Amanda Grady Sexton of the New Hampshire Coalition Against Domestic and Sexual Violence, was quoted by the Associated Press about the Supreme Court’s ruling: “We are pleased that the court upheld the well-established right of rape victims to not have their prior sexual history used against them. This is a victory for not just the Marriotts, but for all victims of sexual assault.”
The Supreme Court had previously ruled that the sealed portions outlining Marriott’s past sexual history would be made public during the appeals process because of a new administrative rule that went into effect in January. But the court stayed its order to give the state and Marriott’s family a chance to appeal.

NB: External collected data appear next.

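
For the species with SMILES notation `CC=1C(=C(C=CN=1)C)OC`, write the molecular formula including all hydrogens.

C8H11NO

Heavy atoms from the SMILES: 8 C, 1 N, 1 O.
Implicit hydrogens by atom environment:
  3 × C: 3 H each → 9
  3 × C (aromatic): no H
  2 × C (aromatic): 1 H each → 2
  1 × N (aromatic): no H
  1 × O: no H
  Total hydrogens = 11.
Molecular formula: C8H11NO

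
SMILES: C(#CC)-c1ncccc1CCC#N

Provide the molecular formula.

Heavy atoms from the SMILES: 11 C, 2 N.
Implicit hydrogens by atom environment:
  3 × C (aromatic): 1 H each → 3
  3 × C: no H
  2 × C: 2 H each → 4
  2 × C (aromatic): no H
  1 × C: 3 H
  1 × N (aromatic): no H
  1 × N: no H
  Total hydrogens = 10.
Molecular formula: C11H10N2

C11H10N2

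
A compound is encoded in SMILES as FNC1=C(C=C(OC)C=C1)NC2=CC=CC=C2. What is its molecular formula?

C13H13FN2O

Heavy atoms from the SMILES: 13 C, 1 F, 2 N, 1 O.
Implicit hydrogens by atom environment:
  8 × C (aromatic): 1 H each → 8
  4 × C (aromatic): no H
  2 × N: 1 H each → 2
  1 × C: 3 H
  1 × F: no H
  1 × O: no H
  Total hydrogens = 13.
Molecular formula: C13H13FN2O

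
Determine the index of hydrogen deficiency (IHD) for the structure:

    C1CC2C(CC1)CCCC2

Molecular formula from the SMILES: C10H18.
DoU = (2C + 2 + N − H − X)/2 = (2·10 + 2 + 0 − 18 − 0)/2 = 4/2 = 2.
(Structurally: 2 ring(s) + 0 π bond(s) = 2.)

2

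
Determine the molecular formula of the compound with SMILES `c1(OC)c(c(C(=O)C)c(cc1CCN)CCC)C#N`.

C15H20N2O2

Heavy atoms from the SMILES: 15 C, 2 N, 2 O.
Implicit hydrogens by atom environment:
  5 × C (aromatic): no H
  4 × C: 2 H each → 8
  3 × C: 3 H each → 9
  2 × C: no H
  2 × O: no H
  1 × C (aromatic): 1 H
  1 × N: 2 H
  1 × N: no H
  Total hydrogens = 20.
Molecular formula: C15H20N2O2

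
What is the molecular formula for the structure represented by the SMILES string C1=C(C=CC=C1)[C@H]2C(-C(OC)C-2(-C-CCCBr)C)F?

C16H22BrFO

Heavy atoms from the SMILES: 1 Br, 16 C, 1 F, 1 O.
Implicit hydrogens by atom environment:
  5 × C (aromatic): 1 H each → 5
  4 × C: 2 H each → 8
  3 × C: 1 H each → 3
  2 × C: 3 H each → 6
  1 × Br: no H
  1 × C: no H
  1 × C (aromatic): no H
  1 × F: no H
  1 × O: no H
  Total hydrogens = 22.
Molecular formula: C16H22BrFO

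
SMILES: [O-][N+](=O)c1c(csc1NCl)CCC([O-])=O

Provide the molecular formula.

C7H6ClN2O4S-

Heavy atoms from the SMILES: 7 C, 1 Cl, 2 N, 4 O, 1 S.
Implicit hydrogens by atom environment:
  3 × C (aromatic): no H
  2 × C: 2 H each → 4
  2 × O: no H
  2 × O (charge -1): no H
  1 × C (aromatic): 1 H
  1 × C: no H
  1 × Cl: no H
  1 × N: 1 H
  1 × N (charge +1): no H
  1 × S (aromatic): no H
  Total hydrogens = 6.
Net charge -1.
Molecular formula: C7H6ClN2O4S-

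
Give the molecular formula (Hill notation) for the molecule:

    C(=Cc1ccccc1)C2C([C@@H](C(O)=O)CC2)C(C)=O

Heavy atoms from the SMILES: 16 C, 3 O.
Implicit hydrogens by atom environment:
  5 × C: 1 H each → 5
  5 × C (aromatic): 1 H each → 5
  2 × C: 2 H each → 4
  2 × C: no H
  2 × O: no H
  1 × C: 3 H
  1 × C (aromatic): no H
  1 × O: 1 H
  Total hydrogens = 18.
Molecular formula: C16H18O3

C16H18O3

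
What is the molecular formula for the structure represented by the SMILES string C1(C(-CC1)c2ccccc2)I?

C10H11I

Heavy atoms from the SMILES: 10 C, 1 I.
Implicit hydrogens by atom environment:
  5 × C (aromatic): 1 H each → 5
  2 × C: 2 H each → 4
  2 × C: 1 H each → 2
  1 × C (aromatic): no H
  1 × I: no H
  Total hydrogens = 11.
Molecular formula: C10H11I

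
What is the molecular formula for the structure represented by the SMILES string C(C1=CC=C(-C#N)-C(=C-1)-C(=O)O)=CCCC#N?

C13H10N2O2

Heavy atoms from the SMILES: 13 C, 2 N, 2 O.
Implicit hydrogens by atom environment:
  3 × C (aromatic): 1 H each → 3
  3 × C (aromatic): no H
  3 × C: no H
  2 × C: 2 H each → 4
  2 × C: 1 H each → 2
  2 × N: no H
  1 × O: 1 H
  1 × O: no H
  Total hydrogens = 10.
Molecular formula: C13H10N2O2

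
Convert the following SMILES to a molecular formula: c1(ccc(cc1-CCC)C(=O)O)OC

Heavy atoms from the SMILES: 11 C, 3 O.
Implicit hydrogens by atom environment:
  3 × C (aromatic): 1 H each → 3
  3 × C (aromatic): no H
  2 × C: 3 H each → 6
  2 × C: 2 H each → 4
  2 × O: no H
  1 × C: no H
  1 × O: 1 H
  Total hydrogens = 14.
Molecular formula: C11H14O3

C11H14O3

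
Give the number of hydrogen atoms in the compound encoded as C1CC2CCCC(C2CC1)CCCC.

26

Hydrogens are implicit in SMILES; fill each atom to its normal valence:
  10 × C: 2 H each → 20
  3 × C: 1 H each → 3
  1 × C: 3 H
  Total hydrogens = 26.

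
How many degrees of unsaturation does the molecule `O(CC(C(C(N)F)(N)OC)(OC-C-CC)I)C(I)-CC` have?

0

Molecular formula from the SMILES: C12H25FI2N2O3.
DoU = (2C + 2 + N − H − X)/2 = (2·12 + 2 + 2 − 25 − 3)/2 = 0/2 = 0.
(Structurally: 0 ring(s) + 0 π bond(s) = 0.)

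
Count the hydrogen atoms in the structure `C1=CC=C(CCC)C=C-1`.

Hydrogens are implicit in SMILES; fill each atom to its normal valence:
  5 × C (aromatic): 1 H each → 5
  2 × C: 2 H each → 4
  1 × C: 3 H
  1 × C (aromatic): no H
  Total hydrogens = 12.

12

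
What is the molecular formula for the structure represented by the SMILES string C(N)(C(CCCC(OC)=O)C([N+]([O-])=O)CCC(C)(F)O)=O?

C12H21FN2O6

Heavy atoms from the SMILES: 12 C, 1 F, 2 N, 6 O.
Implicit hydrogens by atom environment:
  5 × C: 2 H each → 10
  4 × O: no H
  3 × C: no H
  2 × C: 3 H each → 6
  2 × C: 1 H each → 2
  1 × F: no H
  1 × N: 2 H
  1 × N (charge +1): no H
  1 × O: 1 H
  1 × O (charge -1): no H
  Total hydrogens = 21.
Molecular formula: C12H21FN2O6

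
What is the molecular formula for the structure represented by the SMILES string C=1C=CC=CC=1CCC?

Heavy atoms from the SMILES: 9 C.
Implicit hydrogens by atom environment:
  5 × C (aromatic): 1 H each → 5
  2 × C: 2 H each → 4
  1 × C: 3 H
  1 × C (aromatic): no H
  Total hydrogens = 12.
Molecular formula: C9H12

C9H12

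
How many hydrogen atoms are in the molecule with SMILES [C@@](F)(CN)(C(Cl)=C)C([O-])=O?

6

Hydrogens are implicit in SMILES; fill each atom to its normal valence:
  3 × C: no H
  2 × C: 2 H each → 4
  1 × Cl: no H
  1 × F: no H
  1 × N: 2 H
  1 × O: no H
  1 × O (charge -1): no H
  Total hydrogens = 6.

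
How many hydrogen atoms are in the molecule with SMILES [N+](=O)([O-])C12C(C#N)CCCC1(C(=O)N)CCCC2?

17

Hydrogens are implicit in SMILES; fill each atom to its normal valence:
  7 × C: 2 H each → 14
  4 × C: no H
  2 × O: no H
  1 × C: 1 H
  1 × N: 2 H
  1 × N: no H
  1 × N (charge +1): no H
  1 × O (charge -1): no H
  Total hydrogens = 17.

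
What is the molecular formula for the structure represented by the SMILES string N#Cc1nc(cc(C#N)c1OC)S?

C8H5N3OS

Heavy atoms from the SMILES: 8 C, 3 N, 1 O, 1 S.
Implicit hydrogens by atom environment:
  4 × C (aromatic): no H
  2 × C: no H
  2 × N: no H
  1 × C: 3 H
  1 × C (aromatic): 1 H
  1 × N (aromatic): no H
  1 × O: no H
  1 × S: 1 H
  Total hydrogens = 5.
Molecular formula: C8H5N3OS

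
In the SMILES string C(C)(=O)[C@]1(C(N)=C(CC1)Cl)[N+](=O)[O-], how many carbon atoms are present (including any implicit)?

The symbol for carbon appears 7 times in the SMILES. (Cl is a single chlorine, not C + l.)

7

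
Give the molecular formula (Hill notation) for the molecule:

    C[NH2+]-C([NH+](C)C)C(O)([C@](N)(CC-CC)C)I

Heavy atoms from the SMILES: 11 C, 1 I, 3 N, 1 O.
Implicit hydrogens by atom environment:
  5 × C: 3 H each → 15
  3 × C: 2 H each → 6
  2 × C: no H
  1 × C: 1 H
  1 × I: no H
  1 × N (charge +1): 2 H
  1 × N: 2 H
  1 × N (charge +1): 1 H
  1 × O: 1 H
  Total hydrogens = 28.
Net charge +2.
Molecular formula: [C11H28IN3O]2+

[C11H28IN3O]2+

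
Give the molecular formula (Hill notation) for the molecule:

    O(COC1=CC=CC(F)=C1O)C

C8H9FO3

Heavy atoms from the SMILES: 8 C, 1 F, 3 O.
Implicit hydrogens by atom environment:
  3 × C (aromatic): 1 H each → 3
  3 × C (aromatic): no H
  2 × O: no H
  1 × C: 3 H
  1 × C: 2 H
  1 × F: no H
  1 × O: 1 H
  Total hydrogens = 9.
Molecular formula: C8H9FO3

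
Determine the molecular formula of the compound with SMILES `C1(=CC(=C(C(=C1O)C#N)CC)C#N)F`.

C10H7FN2O

Heavy atoms from the SMILES: 10 C, 1 F, 2 N, 1 O.
Implicit hydrogens by atom environment:
  5 × C (aromatic): no H
  2 × C: no H
  2 × N: no H
  1 × C: 3 H
  1 × C: 2 H
  1 × C (aromatic): 1 H
  1 × F: no H
  1 × O: 1 H
  Total hydrogens = 7.
Molecular formula: C10H7FN2O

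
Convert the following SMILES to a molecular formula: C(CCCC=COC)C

Heavy atoms from the SMILES: 8 C, 1 O.
Implicit hydrogens by atom environment:
  4 × C: 2 H each → 8
  2 × C: 3 H each → 6
  2 × C: 1 H each → 2
  1 × O: no H
  Total hydrogens = 16.
Molecular formula: C8H16O

C8H16O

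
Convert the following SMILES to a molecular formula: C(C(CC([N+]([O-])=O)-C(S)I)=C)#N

C6H7IN2O2S

Heavy atoms from the SMILES: 6 C, 1 I, 2 N, 2 O, 1 S.
Implicit hydrogens by atom environment:
  2 × C: 2 H each → 4
  2 × C: 1 H each → 2
  2 × C: no H
  1 × I: no H
  1 × N: no H
  1 × N (charge +1): no H
  1 × O: no H
  1 × O (charge -1): no H
  1 × S: 1 H
  Total hydrogens = 7.
Molecular formula: C6H7IN2O2S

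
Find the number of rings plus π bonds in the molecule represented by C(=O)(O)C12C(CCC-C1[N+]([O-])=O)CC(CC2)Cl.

Molecular formula from the SMILES: C11H16ClNO4.
DoU = (2C + 2 + N − H − X)/2 = (2·11 + 2 + 1 − 16 − 1)/2 = 8/2 = 4.
(Structurally: 2 ring(s) + 2 π bond(s) = 4.)

4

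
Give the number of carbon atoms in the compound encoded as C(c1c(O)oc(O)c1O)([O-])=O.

The symbol for carbon appears 5 times in the SMILES. Lowercase c denotes aromatic carbon and counts toward C.

5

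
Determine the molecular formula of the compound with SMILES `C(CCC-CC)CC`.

C8H18

Heavy atoms from the SMILES: 8 C.
Implicit hydrogens by atom environment:
  6 × C: 2 H each → 12
  2 × C: 3 H each → 6
  Total hydrogens = 18.
Molecular formula: C8H18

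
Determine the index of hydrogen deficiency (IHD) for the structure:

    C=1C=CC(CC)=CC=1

Molecular formula from the SMILES: C8H10.
DoU = (2C + 2 + N − H − X)/2 = (2·8 + 2 + 0 − 10 − 0)/2 = 8/2 = 4.
(Structurally: 1 ring(s) + 3 π bond(s) = 4.)

4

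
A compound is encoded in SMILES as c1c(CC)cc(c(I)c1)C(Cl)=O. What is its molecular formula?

C9H8ClIO

Heavy atoms from the SMILES: 9 C, 1 Cl, 1 I, 1 O.
Implicit hydrogens by atom environment:
  3 × C (aromatic): 1 H each → 3
  3 × C (aromatic): no H
  1 × C: 3 H
  1 × C: 2 H
  1 × C: no H
  1 × Cl: no H
  1 × I: no H
  1 × O: no H
  Total hydrogens = 8.
Molecular formula: C9H8ClIO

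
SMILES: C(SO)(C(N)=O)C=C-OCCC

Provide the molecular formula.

C7H13NO3S

Heavy atoms from the SMILES: 7 C, 1 N, 3 O, 1 S.
Implicit hydrogens by atom environment:
  3 × C: 1 H each → 3
  2 × C: 2 H each → 4
  2 × O: no H
  1 × C: 3 H
  1 × C: no H
  1 × N: 2 H
  1 × O: 1 H
  1 × S: no H
  Total hydrogens = 13.
Molecular formula: C7H13NO3S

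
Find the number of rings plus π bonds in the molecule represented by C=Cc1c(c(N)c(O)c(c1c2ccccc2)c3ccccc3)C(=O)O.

Molecular formula from the SMILES: C21H17NO3.
DoU = (2C + 2 + N − H − X)/2 = (2·21 + 2 + 1 − 17 − 0)/2 = 28/2 = 14.
(Structurally: 3 ring(s) + 11 π bond(s) = 14.)

14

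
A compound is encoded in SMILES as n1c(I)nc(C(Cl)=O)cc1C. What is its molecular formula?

C6H4ClIN2O

Heavy atoms from the SMILES: 6 C, 1 Cl, 1 I, 2 N, 1 O.
Implicit hydrogens by atom environment:
  3 × C (aromatic): no H
  2 × N (aromatic): no H
  1 × C: 3 H
  1 × C (aromatic): 1 H
  1 × C: no H
  1 × Cl: no H
  1 × I: no H
  1 × O: no H
  Total hydrogens = 4.
Molecular formula: C6H4ClIN2O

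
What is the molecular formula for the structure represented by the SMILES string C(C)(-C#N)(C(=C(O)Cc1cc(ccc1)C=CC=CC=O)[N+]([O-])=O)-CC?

Heavy atoms from the SMILES: 19 C, 2 N, 4 O.
Implicit hydrogens by atom environment:
  5 × C: 1 H each → 5
  4 × C (aromatic): 1 H each → 4
  4 × C: no H
  2 × C: 3 H each → 6
  2 × C: 2 H each → 4
  2 × C (aromatic): no H
  2 × O: no H
  1 × N (charge +1): no H
  1 × N: no H
  1 × O: 1 H
  1 × O (charge -1): no H
  Total hydrogens = 20.
Molecular formula: C19H20N2O4

C19H20N2O4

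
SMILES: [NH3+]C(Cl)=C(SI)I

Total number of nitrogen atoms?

1

The symbol for nitrogen appears 1 time in the SMILES.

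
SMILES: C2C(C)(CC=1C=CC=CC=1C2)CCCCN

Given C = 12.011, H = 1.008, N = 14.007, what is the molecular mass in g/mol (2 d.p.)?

217.36

Molecular formula: C15H23N.
M = 15×12.011 + 23×1.008 + 1×14.007 = 217.36 g/mol.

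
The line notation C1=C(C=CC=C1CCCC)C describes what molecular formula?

C11H16

Heavy atoms from the SMILES: 11 C.
Implicit hydrogens by atom environment:
  4 × C (aromatic): 1 H each → 4
  3 × C: 2 H each → 6
  2 × C: 3 H each → 6
  2 × C (aromatic): no H
  Total hydrogens = 16.
Molecular formula: C11H16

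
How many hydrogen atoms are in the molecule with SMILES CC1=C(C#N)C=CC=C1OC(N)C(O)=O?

10

Hydrogens are implicit in SMILES; fill each atom to its normal valence:
  3 × C (aromatic): 1 H each → 3
  3 × C (aromatic): no H
  2 × C: no H
  2 × O: no H
  1 × C: 3 H
  1 × C: 1 H
  1 × N: 2 H
  1 × N: no H
  1 × O: 1 H
  Total hydrogens = 10.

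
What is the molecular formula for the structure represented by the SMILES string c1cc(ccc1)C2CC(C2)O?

Heavy atoms from the SMILES: 10 C, 1 O.
Implicit hydrogens by atom environment:
  5 × C (aromatic): 1 H each → 5
  2 × C: 2 H each → 4
  2 × C: 1 H each → 2
  1 × C (aromatic): no H
  1 × O: 1 H
  Total hydrogens = 12.
Molecular formula: C10H12O

C10H12O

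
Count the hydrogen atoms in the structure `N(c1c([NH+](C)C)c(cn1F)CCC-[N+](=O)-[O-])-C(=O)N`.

Hydrogens are implicit in SMILES; fill each atom to its normal valence:
  3 × C: 2 H each → 6
  3 × C (aromatic): no H
  2 × C: 3 H each → 6
  2 × O: no H
  1 × C (aromatic): 1 H
  1 × C: no H
  1 × F: no H
  1 × N: 2 H
  1 × N: 1 H
  1 × N (charge +1): 1 H
  1 × N (aromatic): no H
  1 × N (charge +1): no H
  1 × O (charge -1): no H
  Total hydrogens = 17.

17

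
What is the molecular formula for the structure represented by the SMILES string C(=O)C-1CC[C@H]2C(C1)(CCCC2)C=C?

C13H20O

Heavy atoms from the SMILES: 13 C, 1 O.
Implicit hydrogens by atom environment:
  8 × C: 2 H each → 16
  4 × C: 1 H each → 4
  1 × C: no H
  1 × O: no H
  Total hydrogens = 20.
Molecular formula: C13H20O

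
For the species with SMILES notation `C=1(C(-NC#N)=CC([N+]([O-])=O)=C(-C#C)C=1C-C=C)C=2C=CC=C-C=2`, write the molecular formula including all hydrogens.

C18H13N3O2

Heavy atoms from the SMILES: 18 C, 3 N, 2 O.
Implicit hydrogens by atom environment:
  6 × C (aromatic): 1 H each → 6
  6 × C (aromatic): no H
  2 × C: 2 H each → 4
  2 × C: 1 H each → 2
  2 × C: no H
  1 × N: 1 H
  1 × N (charge +1): no H
  1 × N: no H
  1 × O: no H
  1 × O (charge -1): no H
  Total hydrogens = 13.
Molecular formula: C18H13N3O2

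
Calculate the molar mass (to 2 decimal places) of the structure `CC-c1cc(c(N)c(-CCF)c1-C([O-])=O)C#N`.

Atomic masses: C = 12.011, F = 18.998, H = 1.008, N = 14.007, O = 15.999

Molecular formula: C12H12FN2O2-.
M = 12×12.011 + 1×18.998 + 12×1.008 + 2×14.007 + 2×15.999 = 235.24 g/mol.

235.24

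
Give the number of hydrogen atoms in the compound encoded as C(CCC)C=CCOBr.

13

Hydrogens are implicit in SMILES; fill each atom to its normal valence:
  4 × C: 2 H each → 8
  2 × C: 1 H each → 2
  1 × Br: no H
  1 × C: 3 H
  1 × O: no H
  Total hydrogens = 13.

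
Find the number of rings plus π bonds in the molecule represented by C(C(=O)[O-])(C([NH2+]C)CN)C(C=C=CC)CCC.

3

Molecular formula from the SMILES: C13H24N2O2.
DoU = (2C + 2 + N − H − X)/2 = (2·13 + 2 + 2 − 24 − 0)/2 = 6/2 = 3.
(Structurally: 0 ring(s) + 3 π bond(s) = 3.)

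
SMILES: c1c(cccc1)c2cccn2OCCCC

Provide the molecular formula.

Heavy atoms from the SMILES: 14 C, 1 N, 1 O.
Implicit hydrogens by atom environment:
  8 × C (aromatic): 1 H each → 8
  3 × C: 2 H each → 6
  2 × C (aromatic): no H
  1 × C: 3 H
  1 × N (aromatic): no H
  1 × O: no H
  Total hydrogens = 17.
Molecular formula: C14H17NO

C14H17NO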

Eight days ago the Supreme Court heard arguments about whether Marriott’s sexual history should remain sealed from Johnson, Senior Assistant Attorney General Peter Hinckley and Cyrus Rilee, who represented Marriott’s family.
“Having considered the oral arguments, briefs, and the applicable law, we hereby order that the records sealed by the trial court shall remain sealed and that the parties’ unredacted appellate briefs and appendices shall remain confidential,” the Court’s latest order said.
In the next sentence, however, the Supreme Court said: “Oral argument on the defendant’s direct appeal of his convictions shall be open to the public.”
Johnson said: “This order doesn’t really explain why they came to this decision. That leads me to think this order reflects an interim decision on their part.”
Hinckley had asked that oral arguments in Mazzaglia’s appeal be held behind closed doors.
During arguments on Sept. 21, Hinckley called the sealed records “private and untrue allegations which have been found by the trial court to be irrelevant and inadmissible and should remain so at this time.”